Charles Ives (1874-1954) is one of America’s most iconoclastic composers. Not a “professional” music maker, his modernist music was largely ignored during his lifetime, but that didn’t prevent him from composing music that stands out as unique and surprising. After studying music at Yale, he went on to make a large number of money in the insurance business, composing in his spare time. He wrote four symphonies, two piano sonatas, two string quartets, 114 songs, a handful of other works, and the four sonatas for violin and piano on this disc.
It’s refreshing to see a violinist of Hilary Hahn’s stature record these four violin sonatas (Amazon.com, Amazon UK), which have seen a handful of recordings, but never one as high-profile as this one. The performances of these works are sensitive and intimate, and the sound is excellent. The rapport between Hahn and Lisitsa is also evident, as they perform these difficult works in close symbiosis.

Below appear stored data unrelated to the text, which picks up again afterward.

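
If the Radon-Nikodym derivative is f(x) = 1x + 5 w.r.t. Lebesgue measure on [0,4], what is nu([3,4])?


nu(A) = integral_A (dnu/dmu) dmu = integral_3^4 (1x + 5) dx
Step 1: Antiderivative F(x) = (1/2)x^2 + 5x
Step 2: F(4) = (1/2)*4^2 + 5*4 = 8 + 20 = 28
Step 3: F(3) = (1/2)*3^2 + 5*3 = 4.5 + 15 = 19.5
Step 4: nu([3,4]) = F(4) - F(3) = 28 - 19.5 = 8.5


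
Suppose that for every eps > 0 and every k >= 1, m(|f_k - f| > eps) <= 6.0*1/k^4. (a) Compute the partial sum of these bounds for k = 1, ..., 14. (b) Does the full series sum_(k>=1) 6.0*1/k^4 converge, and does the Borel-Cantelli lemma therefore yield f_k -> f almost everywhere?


Step 1: List the terms 6.0*1/k^4 for k = 1 to 14:
  k=1: 6
  k=2: 0.375
  k=3: 0.074074
  k=4: 0.023438
  k=5: 0.0096
  k=6: 0.00463
  k=7: 0.002499
  k=8: 0.001465
  k=9: 9.144947e-04
  k=10: 6.000000e-04
  k=11: 4.098081e-04
  k=12: 2.893519e-04
  k=13: 2.100767e-04
  k=14: 1.561849e-04
Step 2: Partial sum = 6 + 0.375 + 0.074074 + 0.023438 + 0.0096 + 0.00463 + 0.002499 + 0.001465 + 9.144947e-04 + 6.000000e-04 + 4.098081e-04 + 2.893519e-04 + 2.100767e-04 + 1.561849e-04
     = 6.493285
Step 3: The full series sum_(k>=1) 6.0*1/k^4 converges (p-series with p = 4 > 1; a constant multiple of a convergent series converges).
Step 4: Fix eps > 0. Since sum_k m(|f_k - f| > eps) < infinity, the Borel-Cantelli lemma gives
        m(limsup_k {|f_k - f| > eps}) = 0, i.e. for a.e. x, |f_k(x) - f(x)| <= eps for all large k.
        Applying this with eps = 1/j for j = 1, 2, ... and intersecting the countably many full-measure sets,
        for a.e. x we get limsup_k |f_k(x) - f(x)| <= 1/j for every j, hence f_k -> f almost everywhere.
Conclusion: series converges; Borel-Cantelli yields f_k -> f a.e.


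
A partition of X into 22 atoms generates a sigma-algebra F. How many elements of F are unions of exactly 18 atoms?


Each element of F is a union of some subset of the 22 atoms.
Elements that are unions of exactly 18 atoms correspond to 18-element subsets of the 22 atoms.
Count = C(22, 18) = 22! / (18! * 4!) = 7315.


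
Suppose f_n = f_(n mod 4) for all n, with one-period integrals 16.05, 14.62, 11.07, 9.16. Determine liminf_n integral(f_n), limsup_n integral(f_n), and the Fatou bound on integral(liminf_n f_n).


The sequence (integral(f_n)) is periodic with period 4, repeating the values 16.05, 14.62, 11.07, 9.16 indefinitely.
Step 1: For a periodic sequence, every tail (a_m, a_(m+1), ...) contains all 4 period values infinitely often.
Step 2: Hence inf of every tail = min of the period values = min(16.05, 14.62, 11.07, 9.16) = 9.16.
        liminf_n integral(f_n) = sup over m of (inf of tail from m) = 9.16.
Step 3: Similarly sup of every tail = max of the period values = 16.05.
        limsup_n integral(f_n) = 16.05.
Step 4: Fatou's lemma: integral(liminf_n f_n) <= liminf_n integral(f_n) = 9.16.
        So the integral of the pointwise liminf is at most 9.16.


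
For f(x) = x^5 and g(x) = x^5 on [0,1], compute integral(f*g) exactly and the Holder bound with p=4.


Step 1: Exact integral of f*g = integral(x^10, 0, 1) = 1/11
     = 0.090909
Step 2: Holder bound with p=4, q=1.333333:
  ||f||_p = (integral x^20 dx)^(1/4) = (1/21)^(1/4) = 0.467138
  ||g||_q = (integral x^6.666667 dx)^(1/1.333333) = (1/7.666667)^(1/1.333333) = 0.217043
Step 3: Holder bound = ||f||_p * ||g||_q = 0.467138 * 0.217043 = 0.101389
Verification: 0.090909 <= 0.101389 (Holder holds)


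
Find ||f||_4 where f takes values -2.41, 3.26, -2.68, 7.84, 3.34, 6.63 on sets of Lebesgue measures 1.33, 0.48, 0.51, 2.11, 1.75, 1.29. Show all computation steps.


Step 1: Compute |f_i|^4 for each value:
  |-2.41|^4 = 33.734026
  |3.26|^4 = 112.945882
  |-2.68|^4 = 51.58687
  |7.84|^4 = 3778.019983
  |3.34|^4 = 124.447411
  |6.63|^4 = 1932.209058
Step 2: Multiply by measures and sum:
  33.734026 * 1.33 = 44.866254
  112.945882 * 0.48 = 54.214023
  51.58687 * 0.51 = 26.309304
  3778.019983 * 2.11 = 7971.622165
  124.447411 * 1.75 = 217.78297
  1932.209058 * 1.29 = 2492.549684
Sum = 44.866254 + 54.214023 + 26.309304 + 7971.622165 + 217.78297 + 2492.549684 = 10807.3444
Step 3: Take the p-th root:
||f||_4 = (10807.3444)^(1/4) = 10.195998


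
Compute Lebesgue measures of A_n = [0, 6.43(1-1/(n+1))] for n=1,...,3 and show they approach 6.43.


By continuity of measure from below: if A_n increases to A, then m(A_n) -> m(A).
Here A = [0, 6.43], so m(A) = 6.43
Step 1: a_1 = 6.43*(1 - 1/2) = 3.215, m(A_1) = 3.215
Step 2: a_2 = 6.43*(1 - 1/3) = 4.2867, m(A_2) = 4.2867
Step 3: a_3 = 6.43*(1 - 1/4) = 4.8225, m(A_3) = 4.8225
Limit: m(A_n) -> m([0,6.43]) = 6.43


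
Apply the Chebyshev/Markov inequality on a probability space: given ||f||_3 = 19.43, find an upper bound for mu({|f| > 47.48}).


Chebyshev/Markov inequality: mu(|f| > eps) <= (||f||_p / eps)^p
Step 1: ||f||_3 / eps = 19.43 / 47.48 = 0.409225
Step 2: Raise to power p = 3:
  (0.409225)^3 = 0.068531
Step 3: Therefore mu(|f| > 47.48) <= 0.068531


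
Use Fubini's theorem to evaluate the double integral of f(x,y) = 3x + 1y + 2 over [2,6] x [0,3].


By Fubini, integrate in x first, then y.
Step 1: Fix y, integrate over x in [2,6]:
  integral(3x + 1y + 2, x=2..6)
  = 3*(6^2 - 2^2)/2 + (1y + 2)*(6 - 2)
  = 48 + (1y + 2)*4
  = 48 + 4y + 8
  = 56 + 4y
Step 2: Integrate over y in [0,3]:
  integral(56 + 4y, y=0..3)
  = 56*3 + 4*(3^2 - 0^2)/2
  = 168 + 18
  = 186


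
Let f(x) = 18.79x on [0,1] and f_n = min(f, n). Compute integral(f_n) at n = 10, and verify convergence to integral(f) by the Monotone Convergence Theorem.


f(x) = 18.79x on [0,1]; f_n(x) = min(18.79x, n). At n = 10:
Step 1: f(x) reaches 10 at x = 10/18.79 = 0.532198
Step 2: integral(f_10) = integral(18.79x, 0, 0.532198) + integral(10, 0.532198, 1)
       = 18.79*0.532198^2/2 + 10*(1 - 0.532198)
       = 2.66099 + 4.67802
       = 7.33901
Step 3: As n -> infinity, f_n increases to f, so by MCT integral(f_n) -> integral(f) = 18.79/2 = 9.395.
Convergence: integral(f_10) = 7.33901 -> 9.395 as n -> infinity


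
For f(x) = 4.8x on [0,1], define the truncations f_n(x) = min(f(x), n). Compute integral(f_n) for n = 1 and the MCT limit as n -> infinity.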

Ives’ music is tonal at times, atonal at others (particularly as his music evolved over the years), and notably features a number of “quotations” of American popular and folk songs. Listening to this music demands a great deal of patience, especially if you’re discovering Ives’ idiom for the first time. But this recording is an excellent way to discover Ives’ unique sound world. (The other place to start is with his wonderful Concord Sonata for piano – I have a special appreciation for this recording by Donna Coleman – which puts to music the ideas of the great inhabitants of Concord, Massachusetts: Emerson, Hawthorne, The Alcotts and Thoreau. And while I’m on the subject, let me point out this astounding orchestration of the Concord Sonata, by Henry Brant, and recorded by the San Francisco Symphony and Michael Tilson Thomas, who is a champion of Ives’ music.)
I’d like to note one criticism of this disc. Too often, recordings are made where one cannot take the time to appreciate the end of one work – especially if it consists of multiple movements – and the beginning of the next work. Some labels pay careful attention to this, adding extra silence between works. On this recording, there is hardly any silence, and you go from one work to the next without realizing, at times, that it’s a different sonata. It doesn’t cost anything to add silence, and it helps the listener appreciate the music, when they have a bit of time to reflect after a work ends.